На следующий день мы распрощались. Питер встретил нас легким морозцем. Сразу проехали к своему дому, где нас тут же взяли в оборот горничная с садовником, которые держали хозяйство в полной готовности.

Разместились. И я занялся делами. Первым делом стал визит к главному деловому партнеру. Веретенников Михаил Ильич дает отчет:

— Резиновые фабрики, что дополнительно строились, пущены в ход. Заказы на водолазное снаряжение в комплектах поступают больше из Европы. Японцы прислали на два. Им — то зачем?

— Ну, не нужно так сразу об японцах, — улыбаюсь я, — у каждой нации свой срок. Раз прислали, значит, интересуются. Думаю, скопируют.

— У нас резина наилучшая! Еще во Франции наладились делать неплохую, но все же нашу лучше берут.

— И все скафандры? — шучу я.

— Последнее время большой спрос на мелкие изделия и на шланги для воды, перчатки, галоши, плащи. Да вы и сами знаете.

— Но конкурентов много?

— Не без того.

— А что лекарственные дела?

— Зря вы ангидрид отдали. Теперь пытаются немцы свой сулицин сделать, но пока все выпускают по нашим привилегиям. В Англии, Франции, Австрии фабрики. В Объединенные штаты я послал специалистов консультировать. Героин только в Англии делают. И то только для себя. К нам сырье везут. Все, что мы производим, продаем во все концы света. И не хватает. Потому, как марка! Вот тут точно мы лучшие.

Потом мы дотошно смотрели финансы. Определились с вложениями.

— Сейчас деньги нужны на флот, — хлопаю я ладонью по столу так, что дребезжат чашки, — и не просто баржи до Астрахани, а пароходы до Ирана, свои суда на Черном море и здесь, на Балтике.

— Так Иран далеко?

— По Волге ближе, чем Китай.

— При чем тут он?

— В Персии выращивают мак и делают опий. Для начала.

Много чего нужного делают в Персии. Я успел прочитать сводки с юга. За лето отобрана и отправлена на поселение пробная партия в две тысячи человек. Большую часть определили в помощники на промыслы, казачьи линии и купеческие команды. Их всего две по причине отсутствия кораблей. Но регулярные рейсы оправдывают себя полностью.

В Иране очень нужны ткани, металл, веревки, сахар и патока. Зато обратно везут превосходнейшие фрукты, свежие и сушеные, изюм, свинец, красители. И дешевую пшеницу. Оказывается, ее выращивают почти по всей Персии.

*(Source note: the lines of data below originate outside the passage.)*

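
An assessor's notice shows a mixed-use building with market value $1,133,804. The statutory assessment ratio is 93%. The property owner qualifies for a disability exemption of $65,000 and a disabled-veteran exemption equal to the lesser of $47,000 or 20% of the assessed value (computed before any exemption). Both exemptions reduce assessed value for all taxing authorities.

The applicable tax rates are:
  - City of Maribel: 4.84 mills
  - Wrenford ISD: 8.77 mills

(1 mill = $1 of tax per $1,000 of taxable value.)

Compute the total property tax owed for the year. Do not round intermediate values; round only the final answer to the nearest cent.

$12,826.58

Assessed value = $1,133,804 × 0.93 = $1,054,437.72
Disabled-veteran exemption = min($47,000, 20% × $1,054,437.72) = min($47,000, $210,887.544) = $47,000 (dollar cap binds)
Taxable value = $1,054,437.72 − $65,000 − $47,000 = $942,437.72
City of Maribel: $942,437.72 × 0.00484 = $4,561.3985648
Wrenford ISD: $942,437.72 × 0.00877 = $8,265.1788044
Total = $12,826.5773692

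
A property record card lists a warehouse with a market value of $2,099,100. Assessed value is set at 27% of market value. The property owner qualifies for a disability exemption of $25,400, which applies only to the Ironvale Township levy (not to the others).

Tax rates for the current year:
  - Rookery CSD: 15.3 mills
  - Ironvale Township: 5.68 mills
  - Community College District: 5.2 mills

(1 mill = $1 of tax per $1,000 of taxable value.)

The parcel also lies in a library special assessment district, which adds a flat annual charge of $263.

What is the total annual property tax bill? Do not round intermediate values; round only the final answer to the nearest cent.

$14,956.43

Assessed value = $2,099,100 × 0.27 = $566,757
Rookery CSD: $566,757 × 0.0153 = $8,671.3821
Ironvale Township: ($566,757 − $25,400) × 0.00568 = $541,357 × 0.00568 = $3,074.90776
Community College District: $566,757 × 0.0052 = $2,947.1364
Levies subtotal = $14,693.42626
Total = $14,693.42626 + $263 = $14,956.42626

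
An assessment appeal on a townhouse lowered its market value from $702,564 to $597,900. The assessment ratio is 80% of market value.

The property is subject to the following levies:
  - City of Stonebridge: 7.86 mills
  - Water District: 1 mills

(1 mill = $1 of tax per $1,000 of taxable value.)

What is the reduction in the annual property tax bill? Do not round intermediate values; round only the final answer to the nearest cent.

$741.86

Old assessed value = $702,564 × 0.8 = $562,051.2
New assessed value = $597,900 × 0.8 = $478,320
Combined rate = 0.00786 + 0.001 = 0.00886
Old tax = $562,051.2 × 0.00886 = $4,979.773632
New tax = $478,320 × 0.00886 = $4,237.9152
Reduction = $4,979.773632 − $4,237.9152 = $741.858432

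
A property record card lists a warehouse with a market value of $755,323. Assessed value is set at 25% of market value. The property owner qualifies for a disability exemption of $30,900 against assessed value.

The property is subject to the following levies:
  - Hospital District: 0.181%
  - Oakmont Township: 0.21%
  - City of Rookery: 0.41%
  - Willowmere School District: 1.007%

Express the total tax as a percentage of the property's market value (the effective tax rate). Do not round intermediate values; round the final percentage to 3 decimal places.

0.378%

Assessed value = $755,323 × 0.25 = $188,830.75
Taxable value = $188,830.75 − $30,900 = $157,930.75
Hospital District: $157,930.75 × 0.00181 = $285.8546575
Oakmont Township: $157,930.75 × 0.0021 = $331.654575
City of Rookery: $157,930.75 × 0.0041 = $647.516075
Willowmere School District: $157,930.75 × 0.01007 = $1,590.3626525
Total tax = $2,855.38796
Effective rate = $2,855.38796 ÷ $755,323 = 0.378% of market value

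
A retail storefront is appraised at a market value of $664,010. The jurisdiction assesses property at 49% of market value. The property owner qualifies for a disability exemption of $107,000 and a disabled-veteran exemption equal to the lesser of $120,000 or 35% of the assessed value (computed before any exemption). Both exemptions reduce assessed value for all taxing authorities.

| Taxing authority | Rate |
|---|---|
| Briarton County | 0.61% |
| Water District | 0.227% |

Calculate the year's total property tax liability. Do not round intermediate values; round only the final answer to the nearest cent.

$874.56

Assessed value = $664,010 × 0.49 = $325,364.9
Disabled-veteran exemption = min($120,000, 35% × $325,364.9) = min($120,000, $113,877.715) = $113,877.715 (percentage binds)
Taxable value = $325,364.9 − $107,000 − $113,877.715 = $104,487.185
Briarton County: $104,487.185 × 0.0061 = $637.3718285
Water District: $104,487.185 × 0.00227 = $237.18590995
Total = $874.55773845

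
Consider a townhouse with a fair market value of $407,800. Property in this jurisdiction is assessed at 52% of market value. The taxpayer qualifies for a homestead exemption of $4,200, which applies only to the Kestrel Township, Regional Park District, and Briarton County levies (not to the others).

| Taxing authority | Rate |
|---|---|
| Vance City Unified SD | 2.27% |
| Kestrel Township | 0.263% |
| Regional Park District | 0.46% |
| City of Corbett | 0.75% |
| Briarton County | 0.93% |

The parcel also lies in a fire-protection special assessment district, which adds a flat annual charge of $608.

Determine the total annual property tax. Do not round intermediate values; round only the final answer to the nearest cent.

Assessed value = $407,800 × 0.52 = $212,056
Vance City Unified SD: $212,056 × 0.0227 = $4,813.6712
Kestrel Township: ($212,056 − $4,200) × 0.00263 = $207,856 × 0.00263 = $546.66128
Regional Park District: ($212,056 − $4,200) × 0.0046 = $207,856 × 0.0046 = $956.1376
City of Corbett: $212,056 × 0.0075 = $1,590.42
Briarton County: ($212,056 − $4,200) × 0.0093 = $207,856 × 0.0093 = $1,933.0608
Levies subtotal = $9,839.95088
Total = $9,839.95088 + $608 = $10,447.95088

$10,447.95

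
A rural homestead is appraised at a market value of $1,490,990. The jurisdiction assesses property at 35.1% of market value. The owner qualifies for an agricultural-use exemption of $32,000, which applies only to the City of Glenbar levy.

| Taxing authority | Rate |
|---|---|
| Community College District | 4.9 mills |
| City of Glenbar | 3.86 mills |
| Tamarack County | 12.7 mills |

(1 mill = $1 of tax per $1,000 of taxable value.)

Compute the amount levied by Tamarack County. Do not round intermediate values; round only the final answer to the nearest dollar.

$6,646

Assessed value = $1,490,990 × 0.351 = $523,337.49
Tamarack County taxable value = $523,337.49 (exemption does not apply)
Tamarack County levy = $523,337.49 × 0.0127 = $6,646.386123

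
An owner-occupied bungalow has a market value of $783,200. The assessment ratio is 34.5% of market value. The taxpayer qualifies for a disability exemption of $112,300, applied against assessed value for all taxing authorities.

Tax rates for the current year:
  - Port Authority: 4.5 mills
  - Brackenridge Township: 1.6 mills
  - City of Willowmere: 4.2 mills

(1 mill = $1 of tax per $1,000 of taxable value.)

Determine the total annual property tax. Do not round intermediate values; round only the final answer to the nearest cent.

$1,626.41

Assessed value = $783,200 × 0.345 = $270,204
Taxable value = $270,204 − $112,300 = $157,904
Port Authority: $157,904 × 0.0045 = $710.568
Brackenridge Township: $157,904 × 0.0016 = $252.6464
City of Willowmere: $157,904 × 0.0042 = $663.1968
Total = $710.568 + $252.6464 + $663.1968 = $1,626.4112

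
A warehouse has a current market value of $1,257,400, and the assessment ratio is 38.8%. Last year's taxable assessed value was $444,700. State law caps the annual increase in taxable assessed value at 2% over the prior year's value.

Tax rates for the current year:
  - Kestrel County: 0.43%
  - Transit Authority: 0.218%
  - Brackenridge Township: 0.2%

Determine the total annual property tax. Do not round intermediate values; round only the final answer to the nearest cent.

Uncapped assessed value = $1,257,400 × 0.388 = $487,871.2
Cap limit = $444,700 × 1.02 = $453,594
Taxable assessed value = min($487,871.2, $453,594) = $453,594 (cap binds)
Kestrel County: $453,594 × 0.0043 = $1,950.4542
Transit Authority: $453,594 × 0.00218 = $988.83492
Brackenridge Township: $453,594 × 0.002 = $907.188
Total = $3,846.47712

$3,846.48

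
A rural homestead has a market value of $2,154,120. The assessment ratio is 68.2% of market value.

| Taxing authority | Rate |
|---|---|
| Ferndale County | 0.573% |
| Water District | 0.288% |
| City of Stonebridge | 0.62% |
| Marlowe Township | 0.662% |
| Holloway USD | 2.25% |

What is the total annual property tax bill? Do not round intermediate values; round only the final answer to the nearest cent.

$64,538.00

Assessed value = $2,154,120 × 0.682 = $1,469,109.84
Ferndale County: $1,469,109.84 × 0.00573 = $8,417.9993832
Water District: $1,469,109.84 × 0.00288 = $4,231.0363392
City of Stonebridge: $1,469,109.84 × 0.0062 = $9,108.481008
Marlowe Township: $1,469,109.84 × 0.00662 = $9,725.5071408
Holloway USD: $1,469,109.84 × 0.0225 = $33,054.9714
Total = $8,417.9993832 + $4,231.0363392 + $9,108.481008 + $9,725.5071408 + $33,054.9714 = $64,537.9952712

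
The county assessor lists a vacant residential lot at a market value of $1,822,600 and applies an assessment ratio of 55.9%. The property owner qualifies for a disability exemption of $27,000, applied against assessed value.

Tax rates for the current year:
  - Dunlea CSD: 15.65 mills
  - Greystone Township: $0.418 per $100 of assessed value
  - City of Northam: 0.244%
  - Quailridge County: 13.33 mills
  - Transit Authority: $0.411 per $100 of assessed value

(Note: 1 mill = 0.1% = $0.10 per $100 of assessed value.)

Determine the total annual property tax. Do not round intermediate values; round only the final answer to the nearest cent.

Assessed value = $1,822,600 × 0.559 = $1,018,833.4
Taxable value = $1,018,833.4 − $27,000 = $991,833.4
Dunlea CSD: $991,833.4 × 0.01565 = $15,522.19271
Greystone Township: $991,833.4 × 0.00418 = $4,145.863612
City of Northam: $991,833.4 × 0.00244 = $2,420.073496
Quailridge County: $991,833.4 × 0.01333 = $13,221.139222
Transit Authority: $991,833.4 × 0.00411 = $4,076.435274
Total = $39,385.704314

$39,385.70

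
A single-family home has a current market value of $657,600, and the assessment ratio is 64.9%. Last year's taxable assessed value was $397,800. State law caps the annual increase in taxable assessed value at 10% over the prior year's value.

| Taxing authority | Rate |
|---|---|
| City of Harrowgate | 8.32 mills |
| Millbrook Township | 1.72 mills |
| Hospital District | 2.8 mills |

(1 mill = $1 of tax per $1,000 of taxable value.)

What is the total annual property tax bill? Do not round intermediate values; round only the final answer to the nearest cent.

Uncapped assessed value = $657,600 × 0.649 = $426,782.4
Cap limit = $397,800 × 1.1 = $437,580
Taxable assessed value = min($426,782.4, $437,580) = $426,782.4 (cap does not bind)
City of Harrowgate: $426,782.4 × 0.00832 = $3,550.829568
Millbrook Township: $426,782.4 × 0.00172 = $734.065728
Hospital District: $426,782.4 × 0.0028 = $1,194.99072
Total = $5,479.886016

$5,479.89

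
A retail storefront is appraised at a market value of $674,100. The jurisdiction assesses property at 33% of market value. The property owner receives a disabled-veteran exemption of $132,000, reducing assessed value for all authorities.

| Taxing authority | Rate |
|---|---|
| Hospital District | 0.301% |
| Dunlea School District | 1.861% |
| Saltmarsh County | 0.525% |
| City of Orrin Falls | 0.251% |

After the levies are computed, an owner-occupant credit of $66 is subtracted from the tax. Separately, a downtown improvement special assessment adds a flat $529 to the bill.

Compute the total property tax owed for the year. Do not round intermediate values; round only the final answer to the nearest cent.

Assessed value = $674,100 × 0.33 = $222,453
Taxable value = $222,453 − $132,000 = $90,453
Hospital District: $90,453 × 0.00301 = $272.26353
Dunlea School District: $90,453 × 0.01861 = $1,683.33033
Saltmarsh County: $90,453 × 0.00525 = $474.87825
City of Orrin Falls: $90,453 × 0.00251 = $227.03703
Levies subtotal = $2,657.50914
After credit = $2,657.50914 − $66 = $2,591.50914
Total = $2,591.50914 + $529 = $3,120.50914

$3,120.51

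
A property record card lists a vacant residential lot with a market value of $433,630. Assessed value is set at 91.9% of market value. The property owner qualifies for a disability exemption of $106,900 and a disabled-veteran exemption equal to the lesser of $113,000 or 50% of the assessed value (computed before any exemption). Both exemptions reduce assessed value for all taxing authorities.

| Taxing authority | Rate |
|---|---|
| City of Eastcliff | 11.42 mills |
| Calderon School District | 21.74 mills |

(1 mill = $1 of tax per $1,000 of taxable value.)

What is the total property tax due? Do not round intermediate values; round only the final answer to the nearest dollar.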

И рыба. Любимых наших осетров, белугу, сомов, севрюгу персы не ловят и не едят. Они шииты. Им безчешуйчатую рыбу есть религия не позволяет. Так что все южное побережье Каспия представляет простор для деятельности.


Я отобедал с Веретенниковым и направился в водолазную школу. Федина команда заканчивает основное обучение. Федя тоже подключился. Ему нужно отвлечение. Вида не показывает, но я чувствую, что не все гладко в его мыслях.


Живем с Аленой в нашем уютном домике на окраине. Читаю почту, донесения и записки. Пришло письмо от Петрова.

«Дорогой брат! Как был бы я рад воочию тебя обнять и расцеловать. До того соскучал по вам. Очень меня беспокоит судьба наших чернокожих казаков. Арина вся извелась думами про родственника. Прошу, как сможешь быстро, ответь. Думаю, с нашим Федей нелегко, но он непростой человек. Ты таких любишь.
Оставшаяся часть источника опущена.